3. Hidden Dependencies: The Silent Threat
Sometimes a script uses a tool already on disk, but that tool secretly checks for updates online. For instance, a servicing tool might ping GitHub to see if a new version exists. If GitHub is unreachable, the tool could hang or fail silently—a hidden dependency. These are dangerous because they’re not obvious from reading the script. eBPF can detect such outbound calls by inspecting system calls like connect() or sendto(). GitHub uses eBPF to whitelist only necessary connections during deployments; anything else is logged and optionally blocked. This exposes hidden dependencies that teams might otherwise miss until an actual outage.
4. Transient Dependencies: The Escalating Risk
Transient dependencies occur when a script calls another internal service (e.g., a migration service), which in turn tries to fetch something from GitHub. The failure cascades back to the deploy script. These chains are especially tricky because they involve multiple services and can be hard to trace. eBPF provides a unified view: because it monitors all system calls across the system, GitHub can see the entire call chain. By setting eBPF programs that track the process hierarchy, they can attribute each network request to the original deploy script. This allows them to enforce policies like “no external network calls allowed for any process spawned by the deployment” during incident response.

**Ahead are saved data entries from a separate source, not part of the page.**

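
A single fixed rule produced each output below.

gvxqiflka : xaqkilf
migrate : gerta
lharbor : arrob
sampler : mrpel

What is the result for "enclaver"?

The pattern: delete the first 2 characters, then take characters alternately from the front and the back (1st, last, 2nd, 2nd-last, ...).
Starting from "enclaver": after the first operation, "claver"; after the second, "crleav".
(Check on "gvxqiflka": → "xqiflka" → "xaqkilf" ✓)

crleav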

5. Implementing eBPF for Deployment Safety
GitHub integrated eBPF into their new host-based deployment system by writing small programs that run in the kernel’s virtual machine. These programs attach to tracepoints or kprobes to monitor specific system events. For example, they can filter outbound network connections by checking destination IP addresses against a list of allowed services. If a forbidden connection is attempted, the eBPF program can block it and log a warning. The key advantage is performance: eBPF is extremely lightweight and doesn’t require modifying the deployment scripts themselves. This approach scales across thousands of machines and helps GitHub maintain a high level of reliability. By sharing their findings, GitHub hopes to inspire other organizations to explore eBPF for their own deployment safety challenges.

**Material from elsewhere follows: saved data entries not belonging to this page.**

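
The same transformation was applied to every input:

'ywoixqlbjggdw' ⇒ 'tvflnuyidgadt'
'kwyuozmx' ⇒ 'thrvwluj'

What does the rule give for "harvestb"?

The rule is to swap each adjacent pair of characters (1↔2, 3↔4, ...), then shift every letter 3 places backward in the alphabet (wrapping around).
Starting from "harvestb": after the first operation, "ahvrsebt"; after the second, "xesopbyq".

xesopbyq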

eBPF isn’t just a tool for network monitoring or observability—it’s a powerful ally in breaking circular dependencies. By proactively blocking risky calls during deployments, GitHub reduces the likelihood of exacerbating an outage. The result is a more resilient infrastructure that can recover faster, even when the primary platform is down. If you’re looking to improve your deployment safety, consider how eBPF might help you see and control the hidden paths that lead to failure.